Sciencemadness Discussion Board

[Video] Making tert-amyl acetate. grape aroma

MichaelBijanAfghani - 23-11-2021 at 21:02

Video: https://youtu.be/3wA__rOdcF8



I have lots of experience with Fischer esterification, but tertiary alcohol esters have not been explored much. The Internet and literature seem to be devoid of odor info for any tertiary alcohol ester greater than tert-butyl acetate (said to have a blueberry or camphor kind of smell). So I've always been curious about tert-amyl acetate.

Tert-amyl alcohol and diethyl ether were dried over molecular sieves overnight. The reaction flask was flame dried. Tert-amyl alcohol (18.4 mL / 0.172 mol), N,N-dimethylaniline (26.5 mL / 0.209 mol) and 25 mL diethyl ether were added to the flask. The flask was fitted with a graham reflux condenser with circulating ice-cold water, and an addition funnel. The mixture was heated to reflux. Acetyl chloride was added to the addition funnel. I meant to add (14.1 mL / 0.198 mol) but made a mistake with the addition funnel and lost some down the sides, so I added an unknown excess (around 20 mL I estimate) which is okay because it will be neutralized in workup. All the acetyl chloride was added over 1 minute, and addition caused bubbling of white HCl mist. The mixture was refluxed for 1 hour.



N,N-dimethylaniline hydrochloride white precipitate

After cooling to RT, there was white N,N-dimethylaniline hydrochloride precipitate at the bottom of the flask. 25 mL of water was added to dissolve it. The ether layer was extracted twice w/ ice cold 10% H2SO4 until the drained aqeuous layer no longer formed white precipitate on addition of NaOH solution. then washed twice w/ sat. sodium bicarbonate until no more CO2 formation, then dried w/ anhydrous sodium sulfate for 5 hours. Simple distillation removed the diethyl ether first, then tert-amyl acetate distilled over at 125 °C.



Smells like grape candy.
Send me a U2U if you would like to request a small sample in the mail to smell it for yourself

Michael Bijan Afghani

[Edited on 24-11-2021 by MichaelBijanAfghani]

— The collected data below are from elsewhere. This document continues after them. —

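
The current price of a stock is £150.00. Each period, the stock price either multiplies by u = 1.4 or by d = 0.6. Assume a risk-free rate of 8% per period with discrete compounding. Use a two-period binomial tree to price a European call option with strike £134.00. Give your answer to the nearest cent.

Risk-neutral probability p = (1 + 0.08 − 0.6)/(1.4 − 0.6) = 0.4800/0.8000 = 0.6000
Terminal stock prices: S_uu = 294, S_ud = 126, S_dd = 54
Terminal payoffs (S − K): max(160, 0) = 160, max(-8, 0) = 0, max(-80, 0) = 0
Node u (S = 210): V_u = 1/1.08·[0.6000·160.0000 + 0.4000·0.0000] = 88.8889
Node d (S = 90): V_d = 1/1.08·[0.6000·0.0000 + 0.4000·0.0000] = 0.0000
Node 0 (S = 150): V_0 = 1/1.08·[0.6000·88.8889 + 0.4000·0.0000] = 49.3827

£49.38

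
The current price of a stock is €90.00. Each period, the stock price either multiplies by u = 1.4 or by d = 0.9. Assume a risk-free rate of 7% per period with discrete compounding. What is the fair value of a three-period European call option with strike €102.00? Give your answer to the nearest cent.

Risk-neutral probability p = (1 + 0.07 − 0.9)/(1.4 − 0.9) = 0.1700/0.5000 = 0.3400
Terminal stock prices: S_uuu = 247, S_uud = 158.8, S_udd = 102.1, S_ddd = 65.61
Terminal payoffs (S − K): max(145, 0) = 145, max(56.76, 0) = 56.76, max(0.06, 0) = 0.06, max(-36.39, 0) = 0
Node uu (S = 176.4): V_uu = 1/1.07·[0.3400·144.9600 + 0.6600·56.7600] = 81.0729
Node ud (S = 113.4): V_ud = 1/1.07·[0.3400·56.7600 + 0.6600·0.0600] = 18.0729
Node dd (S = 72.9): V_dd = 1/1.07·[0.3400·0.0600 + 0.6600·0.0000] = 0.0191
Node u (S = 126): V_u = 1/1.07·[0.3400·81.0729 + 0.6600·18.0729] = 36.9092
Node d (S = 81): V_d = 1/1.07·[0.3400·18.0729 + 0.6600·0.0191] = 5.7545
Node 0 (S = 90): V_0 = 1/1.07·[0.3400·36.9092 + 0.6600·5.7545] = 15.2777

€15.28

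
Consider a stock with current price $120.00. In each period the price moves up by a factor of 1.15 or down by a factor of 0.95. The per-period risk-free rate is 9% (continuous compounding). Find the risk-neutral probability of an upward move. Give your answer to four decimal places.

Risk-neutral probability p = (e^0.09 − 0.95)/(1.15 − 0.95) = 0.1442/0.2000 = 0.7209

p = 0.7209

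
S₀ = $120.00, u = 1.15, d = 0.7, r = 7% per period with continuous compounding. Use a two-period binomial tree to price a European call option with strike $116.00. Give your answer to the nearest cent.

$25.44

Risk-neutral probability p = (e^0.07 − 0.7)/(1.15 − 0.7) = 0.3725/0.4500 = 0.8278
Terminal stock prices: S_uu = 158.7, S_ud = 96.6, S_dd = 58.8
Terminal payoffs (S − K): max(42.7, 0) = 42.7, max(-19.4, 0) = 0, max(-57.2, 0) = 0
Node u (S = 138): V_u = e^(−0.07)·[0.8278·42.7000 + 0.1722·0.0000] = 32.9572
Node d (S = 84): V_d = e^(−0.07)·[0.8278·0.0000 + 0.1722·0.0000] = 0.0000
Node 0 (S = 120): V_0 = e^(−0.07)·[0.8278·32.9572 + 0.1722·0.0000] = 25.4374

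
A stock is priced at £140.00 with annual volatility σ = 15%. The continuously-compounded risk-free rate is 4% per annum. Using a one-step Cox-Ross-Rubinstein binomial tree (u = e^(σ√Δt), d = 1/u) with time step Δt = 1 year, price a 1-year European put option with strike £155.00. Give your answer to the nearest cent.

CRR parameters: u = e^(σ√Δt) = e^(0.15·√1) = 1.1618, d = 1/u = 0.8607
Per-period rate: rΔt = 0.04·1 = 0.04, so R = e^0.04 = 1.0408
Risk-neutral probability p = (e^0.04 − 0.8607)/(1.1618 − 0.8607) = 0.1801/0.3011 = 0.5981
Terminal stock prices: S_u = 162.7, S_d = 120.5
Terminal payoffs (K − S): max(-7.657, 0) = 0, max(34.5, 0) = 34.5
Node 0 (S = 140): V_0 = e^(−0.04)·[0.5981·0.0000 + 0.4019·34.5009] = 13.3223

£13.32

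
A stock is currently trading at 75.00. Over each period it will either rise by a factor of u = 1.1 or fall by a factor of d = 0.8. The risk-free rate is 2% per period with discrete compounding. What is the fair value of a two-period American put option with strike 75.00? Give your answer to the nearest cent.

5.61

Risk-neutral probability p = (1 + 0.02 − 0.8)/(1.1 − 0.8) = 0.2200/0.3000 = 0.7333
Terminal stock prices: S_uu = 90.75, S_ud = 66, S_dd = 48
Terminal payoffs (K − S): max(-15.75, 0) = 0, max(9, 0) = 9, max(27, 0) = 27
Node u (S = 82.5): continuation = 1/1.02·[0.7333·0.0000 + 0.2667·9.0000] = 2.3529; exercise value = 0.0000 ≤ continuation, so V_u = 2.3529
Node d (S = 60): continuation = 1/1.02·[0.7333·9.0000 + 0.2667·27.0000] = 13.5294; exercise value = 15.0000 > continuation, so V_d = 15.0000 (exercise)
Node 0 (S = 75): continuation = 1/1.02·[0.7333·2.3529 + 0.2667·15.0000] = 5.6132; exercise value = 0.0000 ≤ continuation, so V_0 = 5.6132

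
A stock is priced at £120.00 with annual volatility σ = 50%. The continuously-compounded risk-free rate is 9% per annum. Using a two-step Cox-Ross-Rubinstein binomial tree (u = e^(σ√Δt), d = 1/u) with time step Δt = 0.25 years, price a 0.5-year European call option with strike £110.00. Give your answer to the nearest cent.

CRR parameters: u = e^(σ√Δt) = e^(0.5·√0.25) = 1.2840, d = 1/u = 0.7788
Per-period rate: rΔt = 0.09·0.25 = 0.0225, so R = e^0.0225 = 1.0228
Risk-neutral probability p = (e^0.0225 − 0.7788)/(1.2840 − 0.7788) = 0.2440/0.5052 = 0.4829
Terminal stock prices: S_uu = 197.8, S_ud = 120, S_dd = 72.78
Terminal payoffs (S − K): max(87.85, 0) = 87.85, max(10, 0) = 10, max(-37.22, 0) = 0
Node u (S = 154.1): V_u = e^(−0.0225)·[0.4829·87.8466 + 0.5171·10.0000] = 46.5304
Node d (S = 93.46): V_d = e^(−0.0225)·[0.4829·10.0000 + 0.5171·0.0000] = 4.7212
Node 0 (S = 120): V_0 = e^(−0.0225)·[0.4829·46.5304 + 0.5171·4.7212] = 24.3551

£24.36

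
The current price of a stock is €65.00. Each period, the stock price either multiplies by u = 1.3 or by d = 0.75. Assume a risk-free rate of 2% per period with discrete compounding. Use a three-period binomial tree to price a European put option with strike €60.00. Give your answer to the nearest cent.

€8.54

Risk-neutral probability p = (1 + 0.02 − 0.75)/(1.3 − 0.75) = 0.2700/0.5500 = 0.4909
Terminal stock prices: S_uuu = 142.8, S_uud = 82.39, S_udd = 47.53, S_ddd = 27.42
Terminal payoffs (K − S): max(-82.81, 0) = 0, max(-22.39, 0) = 0, max(12.47, 0) = 12.47, max(32.58, 0) = 32.58
Node uu (S = 109.9): V_uu = 1/1.02·[0.4909·0.0000 + 0.5091·0.0000] = 0.0000
Node ud (S = 63.38): V_ud = 1/1.02·[0.4909·0.0000 + 0.5091·12.4688] = 6.2233
Node dd (S = 36.56): V_dd = 1/1.02·[0.4909·12.4688 + 0.5091·32.5781] = 22.2610
Node u (S = 84.5): V_u = 1/1.02·[0.4909·0.0000 + 0.5091·6.2233] = 3.1061
Node d (S = 48.75): V_d = 1/1.02·[0.4909·6.2233 + 0.5091·22.2610] = 14.1058
Node 0 (S = 65): V_0 = 1/1.02·[0.4909·3.1061 + 0.5091·14.1058] = 8.5352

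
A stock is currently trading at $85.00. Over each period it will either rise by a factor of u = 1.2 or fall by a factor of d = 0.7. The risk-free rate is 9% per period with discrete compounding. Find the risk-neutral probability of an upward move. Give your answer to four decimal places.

p = 0.7800

Risk-neutral probability p = (1 + 0.09 − 0.7)/(1.2 − 0.7) = 0.3900/0.5000 = 0.7800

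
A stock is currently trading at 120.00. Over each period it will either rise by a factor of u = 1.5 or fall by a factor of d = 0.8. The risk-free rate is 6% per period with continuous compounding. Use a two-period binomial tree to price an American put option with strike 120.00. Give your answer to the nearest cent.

15.01

Risk-neutral probability p = (e^0.06 − 0.8)/(1.5 − 0.8) = 0.2618/0.7000 = 0.3741
Terminal stock prices: S_uu = 270, S_ud = 144, S_dd = 76.8
Terminal payoffs (K − S): max(-150, 0) = 0, max(-24, 0) = 0, max(43.2, 0) = 43.2
Node u (S = 180): continuation = e^(−0.06)·[0.3741·0.0000 + 0.6259·0.0000] = 0.0000; exercise value = 0.0000 ≤ continuation, so V_u = 0.0000
Node d (S = 96): continuation = e^(−0.06)·[0.3741·0.0000 + 0.6259·43.2000] = 25.4662; exercise value = 24.0000 ≤ continuation, so V_d = 25.4662
Node 0 (S = 120): continuation = e^(−0.06)·[0.3741·0.0000 + 0.6259·25.4662] = 15.0122; exercise value = 0.0000 ≤ continuation, so V_0 = 15.0122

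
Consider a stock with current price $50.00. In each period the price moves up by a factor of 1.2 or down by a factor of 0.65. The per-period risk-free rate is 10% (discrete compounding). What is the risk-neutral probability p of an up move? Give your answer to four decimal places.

Risk-neutral probability p = (1 + 0.1 − 0.65)/(1.2 − 0.65) = 0.4500/0.5500 = 0.8182

p = 0.8182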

Fery - 23-11-2021 at 22:44

Hi Michael, well done!!! Very interesting reaction and ester !!! Especially the difficulty with a reactant alcohol prone to elimination thus hard to esterify.
Databases lack info about its scent, only few parameters reported (gravity, boiling point...)
http://www.thegoodscentscompany.com/data/rw1459651.html

MichaelBijanAfghani - 23-11-2021 at 22:48

Quote: Originally posted by Fery  
Hi Michael, well done!!! Very interesting reaction and ester !!! Especially the difficulty with a reactant alcohol prone to elimination thus hard to esterify.
Databases lack info about its scent, only few parameters reported (gravity, boiling point...)
http://www.thegoodscentscompany.com/data/rw1459651.html

I just noticed that Pubchem said it smells like bananas, and I can see (or smell) why it would say that, now that it mentioned it. I'd say it smells halfway between banana and grape.

The boiling point on good scents is completely wrong. 256 to 256 ­°C? Scifinder literature says 125 °C and I confirmed that.

Michael Bijan Afghani

[Edited on 24-11-2021 by MichaelBijanAfghani]

Fery - 24-11-2021 at 05:35

Hi Michael, yes b.p. of acetates does not differ from b.p. of corresponding alcohols too much.
b.p. of tert-butyl acetate is 82 C so I believe your boiling point, not the b.p. in the link.
So in you reaction the tertiary amine is used to capture HCl and ether for keeping reaction mixture at 40 C.
I tried to scent some esters which scents I was unable to identify by myself, only after reading information I realized yes that's true what is written. Sometimes I found that the written information was not correct, but that was maybe only my genetical variability?

Dr.Bob - 24-11-2021 at 17:30

Great job. I know that isoamyl acetate smells like bananas for sure, made that years ago, but have never smelled tert-amyl acetate, so that is neat. You could make a great smelling lab\, much better than alkyl isonitriles...

Bedlasky - 25-11-2021 at 05:27

Hi. I read about mangese(III) acetate catalysed synthesis of alkyl acetates with 99% efficiency (even in the case of reaction with tertiary alcohol).

https://sci-hub.st/https://www.sciencedirect.com/science/art...

DraconicAcid - 25-11-2021 at 08:12

That is an amazing paper, if it works. Does someone have a copy of the reference for the preparation of manganese(III) acetate?

E.I. Heiba, R.M. Dessau, W.J. Kolhl Jr., J. Am. Chem. Soc. 91
(1969) 138–145.

Bedlasky - 25-11-2021 at 08:25

Look at this:

https://www.designer-drug.com/pte/12.162.180.114/dcd/chemist...

I also saw video from Chem Player on this synthesis.